New ADA (Americans with Disabilities Act) regulations will take effect March 15, 2012. I’ve been meaning to write about this topic for some time. Most (close to 100%) of the commercial real estate owners I mention this to are completely unaware that the new regs are coming.The complete copy of the act and supplemental material can be found at Revised ADA Regulations Implementing Title II and Title III.
The new regulations affect virtually every commercial building open to the public, including establishments that were exempted in the original 1991 act, and facilities such as office buildings, factories and warehouses that do not provide goods or services directly to the public are subject to the ADA’s requirements for new construction and alterations. The new act was passed by Congress in 2010, and phased the enactment of the anti-discriminatory hiring sections for March 15, 2011, and the building accessibility standards for this year.
Most importantly, the new act eliminates the “grandfather” or “safe harbor” provision that exempted buildings constructed prior to 1991 from compliance with ADA unless significant alterations or new construction occurs. After March 15, 2012 all buildings must comply with the 2010 standards when making improvements previously considered normal maintenance or replacement.
Quoting from the ADA Small Business Primer:
“When a small business undertakes an alteration to any of its facilities, it must, to the maximum extent feasible, make the alteration accessible. An alteration is defined as remodeling, renovating, rehabilitating, reconstructing, changing or rearranging structural parts or elements, changing or rearranging plan configuration of walls and full-height partitions, or making other changes that affect (or could affect) the usability of the facility.”
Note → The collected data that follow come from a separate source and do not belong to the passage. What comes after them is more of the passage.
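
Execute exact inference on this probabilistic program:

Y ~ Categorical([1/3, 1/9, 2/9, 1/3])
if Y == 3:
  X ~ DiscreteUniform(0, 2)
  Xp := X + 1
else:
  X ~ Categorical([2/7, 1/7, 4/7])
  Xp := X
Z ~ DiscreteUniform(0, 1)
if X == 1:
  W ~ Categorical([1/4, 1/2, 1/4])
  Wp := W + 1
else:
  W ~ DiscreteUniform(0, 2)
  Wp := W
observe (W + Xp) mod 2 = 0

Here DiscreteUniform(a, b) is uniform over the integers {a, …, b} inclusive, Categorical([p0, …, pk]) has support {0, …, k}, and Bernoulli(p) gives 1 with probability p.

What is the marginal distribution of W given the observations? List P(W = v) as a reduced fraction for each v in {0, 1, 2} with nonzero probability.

Enumerate traces; 38 have nonzero weight after conditioning:
  (Y=0, X=0, Z=0, W=0) weight 1/63
  (Y=0, X=0, Z=0, W=2) weight 1/63
  (Y=0, X=0, Z=1, W=0) weight 1/63
  (Y=0, X=0, Z=1, W=2) weight 1/63
  (Y=0, X=1, Z=0, W=1) weight 1/84
  (Y=0, X=1, Z=1, W=1) weight 1/84
  (Y=0, X=2, Z=0, W=0) weight 2/63
  (Y=0, X=2, Z=0, W=2) weight 2/63
  … 30 more
Group by W:
  weight(W=0) = 55/252
  weight(W=1) = 23/189
  weight(W=2) = 55/252
Total weight = 55/252 + 23/189 + 55/252 = 211/378
P(W=0 | obs) = 55/252 / 211/378 = 165/422
P(W=1 | obs) = 23/189 / 211/378 = 46/211
P(W=2 | obs) = 55/252 / 211/378 = 165/422

P(W=0) = 165/422, P(W=1) = 46/211, P(W=2) = 165/422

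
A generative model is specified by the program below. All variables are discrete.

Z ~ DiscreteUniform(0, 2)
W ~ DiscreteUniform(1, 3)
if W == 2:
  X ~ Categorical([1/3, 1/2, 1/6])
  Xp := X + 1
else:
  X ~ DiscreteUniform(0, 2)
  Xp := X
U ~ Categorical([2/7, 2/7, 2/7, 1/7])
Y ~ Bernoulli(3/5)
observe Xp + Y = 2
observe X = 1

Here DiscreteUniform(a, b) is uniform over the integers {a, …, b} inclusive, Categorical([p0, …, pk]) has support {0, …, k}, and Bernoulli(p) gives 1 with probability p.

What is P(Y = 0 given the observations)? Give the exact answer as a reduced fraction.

Enumerate traces; 36 have nonzero weight after conditioning:
  (Z=0, W=1, X=1, U=0, Y=1) weight 2/315
  (Z=0, W=1, X=1, U=1, Y=1) weight 2/315
  (Z=0, W=1, X=1, U=2, Y=1) weight 2/315
  (Z=0, W=1, X=1, U=3, Y=1) weight 1/315
  (Z=0, W=2, X=1, U=0, Y=0) weight 2/315
  (Z=0, W=2, X=1, U=1, Y=0) weight 2/315
  (Z=0, W=2, X=1, U=2, Y=0) weight 2/315
  (Z=0, W=2, X=1, U=3, Y=0) weight 1/315
  … 28 more
Group by Y:
  weight(Y=0) = 1/15
  weight(Y=1) = 2/15
Total weight = 1/15 + 2/15 = 1/5
P(Y=0 | obs) = 1/15 / 1/5 = 1/3
P(Y=1 | obs) = 2/15 / 1/5 = 2/3

P(Y = 0 | obs) = 1/3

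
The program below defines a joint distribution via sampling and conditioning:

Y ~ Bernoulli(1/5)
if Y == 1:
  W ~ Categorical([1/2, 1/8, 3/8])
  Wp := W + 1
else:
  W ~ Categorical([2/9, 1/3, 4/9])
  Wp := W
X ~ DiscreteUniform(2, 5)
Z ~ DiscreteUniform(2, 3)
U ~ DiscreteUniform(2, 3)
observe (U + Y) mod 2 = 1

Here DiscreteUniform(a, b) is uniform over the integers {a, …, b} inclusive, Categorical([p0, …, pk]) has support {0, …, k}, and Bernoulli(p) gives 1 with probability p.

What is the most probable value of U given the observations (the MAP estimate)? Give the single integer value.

argmax_v P(U = v | obs) = 3

Enumerate traces; 48 have nonzero weight after conditioning:
  (Y=0, W=0, X=2, Z=2, U=3) weight 1/90
  (Y=0, W=0, X=2, Z=3, U=3) weight 1/90
  (Y=0, W=0, X=3, Z=2, U=3) weight 1/90
  (Y=0, W=0, X=3, Z=3, U=3) weight 1/90
  (Y=0, W=0, X=4, Z=2, U=3) weight 1/90
  (Y=0, W=0, X=4, Z=3, U=3) weight 1/90
  (Y=0, W=0, X=5, Z=2, U=3) weight 1/90
  (Y=0, W=0, X=5, Z=3, U=3) weight 1/90
  (Y=1, W=0, X=2, Z=2, U=2) weight 1/160
  … 39 more
Group by U:
  weight(U=2) = 1/10
  weight(U=3) = 2/5
Total weight = 1/10 + 2/5 = 1/2
P(U=2 | obs) = 1/10 / 1/2 = 1/5
P(U=3 | obs) = 2/5 / 1/2 = 4/5
argmax = 3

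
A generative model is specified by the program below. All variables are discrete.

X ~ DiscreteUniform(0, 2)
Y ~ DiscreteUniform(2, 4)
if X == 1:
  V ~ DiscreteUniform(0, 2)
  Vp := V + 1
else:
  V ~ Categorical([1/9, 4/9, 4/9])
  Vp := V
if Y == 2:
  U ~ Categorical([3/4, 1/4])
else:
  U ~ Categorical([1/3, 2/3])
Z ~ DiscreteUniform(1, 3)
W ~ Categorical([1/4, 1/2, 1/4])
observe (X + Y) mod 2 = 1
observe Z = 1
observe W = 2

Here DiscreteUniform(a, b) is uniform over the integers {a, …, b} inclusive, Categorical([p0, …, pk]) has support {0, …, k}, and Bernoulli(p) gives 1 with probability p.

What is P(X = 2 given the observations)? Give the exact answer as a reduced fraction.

Enumerate traces; 24 have nonzero weight after conditioning:
  (X=0, Y=3, V=0, U=0, Z=1, W=2) weight 1/2916
  (X=0, Y=3, V=0, U=1, Z=1, W=2) weight 1/1458
  (X=0, Y=3, V=1, U=0, Z=1, W=2) weight 1/729
  (X=0, Y=3, V=1, U=1, Z=1, W=2) weight 2/729
  (X=0, Y=3, V=2, U=0, Z=1, W=2) weight 1/729
  (X=0, Y=3, V=2, U=1, Z=1, W=2) weight 2/729
  (X=1, Y=2, V=0, U=0, Z=1, W=2) weight 1/432
  (X=1, Y=2, V=0, U=1, Z=1, W=2) weight 1/1296
  (X=2, Y=3, V=0, U=0, Z=1, W=2) weight 1/2916
  … 15 more
Group by X:
  weight(X=0) = 1/108
  weight(X=1) = 1/54
  weight(X=2) = 1/108
Total weight = 1/108 + 1/54 + 1/108 = 1/27
P(X=0 | obs) = 1/108 / 1/27 = 1/4
P(X=1 | obs) = 1/54 / 1/27 = 1/2
P(X=2 | obs) = 1/108 / 1/27 = 1/4

P(X = 2 | obs) = 1/4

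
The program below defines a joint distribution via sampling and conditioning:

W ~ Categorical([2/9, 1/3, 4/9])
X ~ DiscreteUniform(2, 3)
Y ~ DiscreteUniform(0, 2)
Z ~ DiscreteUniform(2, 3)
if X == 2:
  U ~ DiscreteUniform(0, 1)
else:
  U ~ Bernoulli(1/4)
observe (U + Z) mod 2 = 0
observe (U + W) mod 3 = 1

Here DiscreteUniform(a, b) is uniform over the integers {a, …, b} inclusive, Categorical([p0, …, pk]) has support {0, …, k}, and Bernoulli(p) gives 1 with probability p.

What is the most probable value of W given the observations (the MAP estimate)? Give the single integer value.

argmax_v P(W = v | obs) = 1

Enumerate traces; 12 have nonzero weight after conditioning:
  (W=0, X=2, Y=0, Z=3, U=1) weight 1/108
  (W=0, X=2, Y=1, Z=3, U=1) weight 1/108
  (W=0, X=2, Y=2, Z=3, U=1) weight 1/108
  (W=0, X=3, Y=0, Z=3, U=1) weight 1/216
  (W=0, X=3, Y=1, Z=3, U=1) weight 1/216
  (W=0, X=3, Y=2, Z=3, U=1) weight 1/216
  (W=1, X=2, Y=0, Z=2, U=0) weight 1/72
  (W=1, X=2, Y=1, Z=2, U=0) weight 1/72
  … 4 more
Group by W:
  weight(W=0) = 1/24
  weight(W=1) = 5/48
Total weight = 1/24 + 5/48 = 7/48
P(W=0 | obs) = 1/24 / 7/48 = 2/7
P(W=1 | obs) = 5/48 / 7/48 = 5/7
argmax = 1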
“Examples include restriping a parking lot, moving walls, moving a fixed ATM to another location, installing a new sales counter or display shelves, changing a doorway entrance, replacing fixtures, flooring or carpeting. Normal maintenance, such as reroofing, painting, or wallpapering, is not an alteration.”
The one that got our attention was the classification of flooring and carpeting, and parking lot restriping as alterations that require compliance with new standards.
The new act requires 1 van accessible space per 6 required handicapped spaces, a change from 1 per 8 spaces previously required. This affects parking lots with 151 or more spaces. A van space requires 11′ wide parking space adjacent to an 5′ wide access aisle, or an 8′ wide space if the access aisle is 8′ wide, as depicted below.
In practice, assuming the typical requirement for 1 parking pace per 200 sq. ft. (5 per 1,000 sf) for retail uses, this will affect retail centers of 30,000 square feet and up. This is an important consideration when assessing needed capital expenditures during acquisition due diligence, or in budgeting for existing properties. Essentially every parking lot over this size is now non-compliant, as all local building codes are written in compliance with the 1991 act. Unless sufficient space is available to accommodate additional van spaces the center could be unable to get a certificate of occupancy for new tenants after improvements are made. Typical office parking requirements are 1 space per 400 sq. ft., so the new requirement will kick in for buildings over 60,000 sq. ft.
New carpeting or flooring can trigger requirements for a minimum 3′ wide accessible route through public space (e.g. retail display shelving, showrooms, office areas, etc.), heights of counters and light switches.
The new standards still contain the “readily achievable” language of the original act. This is a subjective judgment made by a local building official which is supposed to take into account business size, relative affordability, and the nature of the barrier or non-accessible feature in determining whether the new requirement can be met.
The act does provide that compliance costs are tax deductible. Section 190 of the IRS Code provides a tax deduction for businesses of all sizes for costs incurred in removing architectural barriers in existing facilities or alterations. The maximum deduction is $15,000 per year. For businesses with less than $1 million in revenue and fewer than 30 employees, all costs of compliance are deductible.
However, the tax deduction is going to be cold comfort for building owners struggling to maintain rent rolls. Office and retail tenants routinely demand new carpeting for renewals, some leases require it every few years. And parking lot striping is a recurring maintenance expense every five years or so. You may want to take a look at your parking lots now, and if they are close to needing sealing get it done now. Ditto with lease renewals requiring improvements.